06/11/2026 | Press release | Distributed by Public on 06/11/2026 15:01
Item 3.03 Material Modification to Rights of Security Holders.
To the extent required by Item 3.03 of Form 8-K, the information regarding the Reverse Stock Split (as defined below) contained in Item 5.03 of this Current Report on Form 8-K is incorporated by reference herein.
Item 5.03 Amendment to Articles of Incorporation or Bylaws; Change in Fiscal Year.

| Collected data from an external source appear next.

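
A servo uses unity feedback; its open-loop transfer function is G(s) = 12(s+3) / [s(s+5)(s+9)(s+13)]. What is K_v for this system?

4/65

System type = 1 (one pole at s=0).
K_v = lim_{s→0} s·G(s) = 12·3 / (5·9·13) = 4/65.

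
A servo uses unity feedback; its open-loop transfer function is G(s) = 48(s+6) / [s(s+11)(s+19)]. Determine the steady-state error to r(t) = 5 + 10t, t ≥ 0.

1045/144

G(s) has one factor of s in the denominator, so the system is type 1. Treating each term separately:
  • 5: tracked with zero error.
  • 10t: e_ss = 10/K_v with K_v=288/209 → 1045/144.
Total e_ss = 1045/144.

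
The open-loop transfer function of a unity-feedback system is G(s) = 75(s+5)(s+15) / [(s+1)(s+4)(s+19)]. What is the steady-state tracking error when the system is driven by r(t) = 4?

304/5701

System type = 0 (no poles at s=0).
K_p = lim_{s→0} G(s) = 75·5·15 / (1·4·19) = 5625/76.
e_ss = 4/(1 + K_p) = 4/(5701/76) = 304/5701.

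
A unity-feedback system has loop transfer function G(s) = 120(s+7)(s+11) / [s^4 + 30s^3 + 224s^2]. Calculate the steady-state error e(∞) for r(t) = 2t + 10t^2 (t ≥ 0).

The denominator has no term below 224s^2 — 2 poles at s=0, type 2. By superposition:
  • 2t: tracked with zero error.
  • 10t^2: e_ss = 20/K_a with K_a=41.25 → 16/33.
Total e_ss = 16/33.

16/33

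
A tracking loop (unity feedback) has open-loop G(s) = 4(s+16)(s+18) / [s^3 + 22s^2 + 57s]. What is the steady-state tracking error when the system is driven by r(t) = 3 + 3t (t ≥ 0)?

19/128

The denominator has no term below 57s — 1 pole at s=0, type 1. By superposition:
  • 3: tracked with zero error.
  • 3t: e_ss = 3/K_v with K_v=384/19 → 19/128.
Total e_ss = 19/128.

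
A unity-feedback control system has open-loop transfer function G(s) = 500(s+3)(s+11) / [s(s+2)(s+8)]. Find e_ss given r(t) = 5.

0

The open loop has one pole at the origin → type 1 system.
K_p = ∞ for a type-1 system; e_ss to a step is zero.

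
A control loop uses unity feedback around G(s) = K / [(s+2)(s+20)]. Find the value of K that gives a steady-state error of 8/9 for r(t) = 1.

5

No free integrators in G(s): this is a type 0 system.
K_p = lim_{s→0} G(s) = K / (2·20) = 0.025·K.
e_ss = 1/(1 + K_p) = 8/9 ⇒ 1 + 0.025·K = 1.125 ⇒ K = 5.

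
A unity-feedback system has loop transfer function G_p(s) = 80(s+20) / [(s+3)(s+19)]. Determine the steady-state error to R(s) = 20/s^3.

infinity

System type = 0 (no poles at s=0).
For a type-0 system K_a = 0, so e_ss to a parabolic input is unbounded.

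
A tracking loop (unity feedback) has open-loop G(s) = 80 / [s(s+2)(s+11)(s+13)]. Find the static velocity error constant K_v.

40/143

The open loop has one pole at the origin → type 1 system.
K_v = lim_{s→0} s·G(s) = 80 / (2·11·13) = 40/143.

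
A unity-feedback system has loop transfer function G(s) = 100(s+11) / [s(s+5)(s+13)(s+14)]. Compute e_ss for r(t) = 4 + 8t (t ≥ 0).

364/55

G(s) has one factor of s in the denominator, so the system is type 1. By superposition:
  • 4: tracked with zero error.
  • 8t: e_ss = 8/K_v with K_v=110/91 → 364/55.
Total e_ss = 364/55.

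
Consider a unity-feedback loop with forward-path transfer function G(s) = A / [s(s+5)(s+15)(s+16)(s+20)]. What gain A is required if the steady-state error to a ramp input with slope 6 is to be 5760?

25

G(s) has one factor of s in the denominator, so the system is type 1.
K_v = lim_{s→0} s·G(s) = A / (5·15·16·20) = (1/24000)·A.
e_ss = 6/K_v = 5760 ⇒ K_v = 1/960 ⇒ A = (1/960)/(1/24000) = 25.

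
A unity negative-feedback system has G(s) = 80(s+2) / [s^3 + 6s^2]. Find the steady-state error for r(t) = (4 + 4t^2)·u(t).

Lowest-order denominator term is 6s^2, so the open loop has 2 poles at the origin → type 2 system. Taking each input component in turn:
  • 4: tracked with zero error.
  • 4t^2: e_ss = 8/K_a with K_a=80/3 → 0.3.
Total e_ss = 0.3.

0.3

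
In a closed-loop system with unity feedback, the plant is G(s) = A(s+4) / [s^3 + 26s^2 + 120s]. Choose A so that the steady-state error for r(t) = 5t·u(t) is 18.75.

8

The denominator has no term below 120s — 1 pole at s=0, type 1.
K_v = lim_{s→0} s·G(s) = A·4 / 120 = (1/30)·A.
e_ss = 5/K_v = 18.75 ⇒ K_v = 4/15 ⇒ A = (4/15)/(1/30) = 8.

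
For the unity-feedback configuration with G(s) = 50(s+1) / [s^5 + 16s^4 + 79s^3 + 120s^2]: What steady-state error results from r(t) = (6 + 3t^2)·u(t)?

14.4

Factoring s^2 from the denominator leaves a polynomial with constant term 120, so the system is type 2. Taking each input component in turn:
  • 6: tracked with zero error.
  • 3t^2: e_ss = 6/K_a with K_a=5/12 → 14.4.
Total e_ss = 14.4.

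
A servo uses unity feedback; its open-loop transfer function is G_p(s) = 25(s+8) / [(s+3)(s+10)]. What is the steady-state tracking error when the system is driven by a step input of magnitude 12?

36/23

The open loop has no poles at the origin → type 0 system.
K_p = lim_{s→0} G_p(s) = 25·8 / (3·10) = 20/3.
e_ss = 12/(1 + K_p) = 12/(23/3) = 36/23.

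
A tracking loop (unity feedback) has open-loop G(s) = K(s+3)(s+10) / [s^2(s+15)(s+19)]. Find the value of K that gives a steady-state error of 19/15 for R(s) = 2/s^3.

The open loop has two poles at the origin → type 2 system.
K_a = lim_{s→0} s^2·G(s) = K·3·10 / (15·19) = (2/19)·K.
e_ss = 2/K_a = 19/15 ⇒ K_a = 30/19 ⇒ K = (30/19)/(2/19) = 15.

15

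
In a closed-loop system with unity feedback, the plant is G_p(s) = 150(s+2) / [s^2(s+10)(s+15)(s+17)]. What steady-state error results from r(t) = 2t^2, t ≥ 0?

Two free integrators in G_p(s): this is a type 2 system.
K_a = lim_{s→0} s^2·G_p(s) = 150·2 / (10·15·17) = 2/17.
r(t) = 2t^2 gives R(s) = 4/s^3.
e_ss = 4/K_a = 4/(2/17) = 34.

34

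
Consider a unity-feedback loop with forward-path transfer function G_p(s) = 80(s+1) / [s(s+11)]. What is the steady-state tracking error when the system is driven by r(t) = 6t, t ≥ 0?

0.825

G_p(s) has one factor of s in the denominator, so the system is type 1.
K_v = lim_{s→0} s·G_p(s) = 80·1 / (11) = 80/11.
e_ss = 6/K_v = 6/(80/11) = 0.825.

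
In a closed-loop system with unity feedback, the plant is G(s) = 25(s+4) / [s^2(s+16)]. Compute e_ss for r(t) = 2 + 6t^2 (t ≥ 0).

Two free integrators in G(s): this is a type 2 system. Treating each term separately:
  • 2: tracked with zero error.
  • 6t^2: e_ss = 12/K_a with K_a=6.25 → 1.92.
Total e_ss = 1.92.

1.92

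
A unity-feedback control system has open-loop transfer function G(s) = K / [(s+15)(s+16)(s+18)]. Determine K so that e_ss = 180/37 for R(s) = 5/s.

System type = 0 (no poles at s=0).
K_p = lim_{s→0} G(s) = K / (15·16·18) = (1/4320)·K.
e_ss = 5/(1 + K_p) = 180/37 ⇒ 1 + (1/4320)·K = 37/36 ⇒ K = 120.

120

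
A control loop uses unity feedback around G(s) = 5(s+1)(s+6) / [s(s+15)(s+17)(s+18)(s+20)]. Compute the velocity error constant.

1/3060

One free integrator in G(s): this is a type 1 system.
K_v = lim_{s→0} s·G(s) = 5·1·6 / (15·17·18·20) = 1/3060.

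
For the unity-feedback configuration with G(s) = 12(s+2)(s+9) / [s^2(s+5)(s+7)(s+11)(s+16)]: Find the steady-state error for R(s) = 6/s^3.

1540/9

System type = 2 (two poles at s=0).
K_a = lim_{s→0} s^2·G(s) = 12·2·9 / (5·7·11·16) = 27/770.
r(t) = 3t^2 gives R(s) = 6/s^3.
e_ss = 6/K_a = 6/(27/770) = 1540/9.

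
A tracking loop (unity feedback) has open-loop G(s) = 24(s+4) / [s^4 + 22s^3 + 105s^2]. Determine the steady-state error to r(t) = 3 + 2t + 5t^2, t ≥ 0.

10.9375

Lowest-order denominator term is 105s^2, so the open loop has 2 poles at the origin → type 2 system. Treating each term separately:
  • 3: tracked with zero error.
  • 2t: tracked with zero error.
  • 5t^2: e_ss = 10/K_a with K_a=32/35 → 10.9375.
Total e_ss = 10.9375.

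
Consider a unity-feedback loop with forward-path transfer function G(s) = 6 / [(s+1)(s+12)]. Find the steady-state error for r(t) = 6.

G(s) has no factors of s in the denominator, so the system is type 0.
K_p = lim_{s→0} G(s) = 6 / (1·12) = 0.5.
e_ss = 6/(1 + K_p) = 6/1.5 = 4.

4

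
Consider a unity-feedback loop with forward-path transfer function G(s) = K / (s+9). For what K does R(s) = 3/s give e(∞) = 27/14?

5

The open loop has no poles at the origin → type 0 system.
K_p = lim_{s→0} G(s) = K / (9) = (1/9)·K.
e_ss = 3/(1 + K_p) = 27/14 ⇒ 1 + (1/9)·K = 14/9 ⇒ K = 5.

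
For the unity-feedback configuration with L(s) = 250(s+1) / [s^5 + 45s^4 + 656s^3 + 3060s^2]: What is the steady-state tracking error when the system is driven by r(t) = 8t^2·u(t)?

Factoring s^2 from the denominator leaves a polynomial with constant term 3060, so the system is type 2.
K_a = lim_{s→0} s^2·L(s) = 250·1 / 3060 = 25/306.
r(t) = 8t^2 gives R(s) = 16/s^3.
e_ss = 16/K_a = 16/(25/306) = 195.84.

195.84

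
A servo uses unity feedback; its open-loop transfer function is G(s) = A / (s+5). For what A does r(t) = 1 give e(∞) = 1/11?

50

G(s) has no factors of s in the denominator, so the system is type 0.
K_p = lim_{s→0} G(s) = A / (5) = 0.2·A.
e_ss = 1/(1 + K_p) = 1/11 ⇒ 1 + 0.2·A = 11 ⇒ A = 50.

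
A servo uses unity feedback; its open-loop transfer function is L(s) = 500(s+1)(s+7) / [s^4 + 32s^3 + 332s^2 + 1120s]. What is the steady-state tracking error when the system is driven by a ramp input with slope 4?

1.28

The denominator has no term below 1120s — 1 pole at s=0, type 1.
K_v = lim_{s→0} s·L(s) = 500·1·7 / 1120 = 3.125.
e_ss = 4/K_v = 4/3.125 = 1.28.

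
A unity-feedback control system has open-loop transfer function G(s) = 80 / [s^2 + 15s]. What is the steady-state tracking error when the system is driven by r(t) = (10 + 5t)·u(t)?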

At the 2026 annual meeting of stockholders of Shuttle Pharmaceuticals Holdings, Inc. (the "Company") held on May 21, 2026 (the "Annual Meeting"), the Company's stockholders approved a proposal authorizing the board of directors of the Company (the "Board"), in its sole discretion, to effect one or more reverse stock splits of the outstanding shares of the Company's common stock, par value, $0.00001 per share (the "Common Stock"), at a cumulative reverse split ratio in the range of one-for-two (1:2) to one-for-one hundred and fifty (1:150), as determined by the Board, whereby every two to one hundred and fifty shares of the issued and outstanding Common Stock will be combined into one share of issued and outstanding Common Stock. The voting results of the Annual Meeting were reported on a Form 8-K filed with the Securities and Exchange Commission on May 27, 2026.
Pursuant to such authority granted by the Company's stockholders at the Annual Meeting, on June 1, 2026, the Board approved a one-for-ten (1:10) reverse stock split (the "Reverse Stock Split") of the Common Stock and on June 10, 2026, the Company filed a certificate of amendment to amend the certificate of incorporation of the Company (the "Certificate of Amendment") with the Secretary of State of the State of Delaware, with an effective date of June 11, 2026 (the "Effective Date"). The Reverse Stock Split became effective at the start of trading on June 11, 2026 (the "Effective Time"). Following the Reverse Stock Split, every ten (10) shares of the Company's issued and outstanding Common Stock immediately prior to the Effective Time were automatically reclassified into one (1) share of Common Stock, without any change in the par value per share. The Reverse Stock Split reduced the number of shares of Common Stock issuable upon the exercise or vesting of the Company's outstanding warrants, restricted stock units and convertible preferred stock in proportion to the ratio of the Reverse Stock Split and caused a proportionate increase in the exercise or conversion prices of such convertible securities, as applicable. The Reverse Stock Split did not change the total number of authorized shares of Common Stock or preferred stock.
No fractional shares were issued as a result of the Reverse Stock Split. Stockholders who otherwise would be entitled to receive a fractional share in connection with the Reverse Stock Split received one full share of the post-Reverse Stock Split Common Stock in lieu of such fractional share.
VStock Transfer LLC is acting as exchange agent for the Reverse Stock Split and will notify stockholders of record regarding the Reverse Stock Split. Stockholders who hold their shares in book-entry form or in "street name" (through a broker, bank or other holder of record) are not required to take any action.
Commencing on June 11, 2026, trading of the Company's Common Stock continued on The Nasdaq Capital Market on a Reverse Stock Split-adjusted basis. The new CUSIP number for the Company's Common Stock following the Reverse Stock Split is 825693500.
The foregoing description of the Certificate of Amendment does not purport to be complete and is qualified in its entirety by reference to the full text of the Certificate of Amendment, which is filed as Exhibit 3.1 to this report and incorporated by reference herein.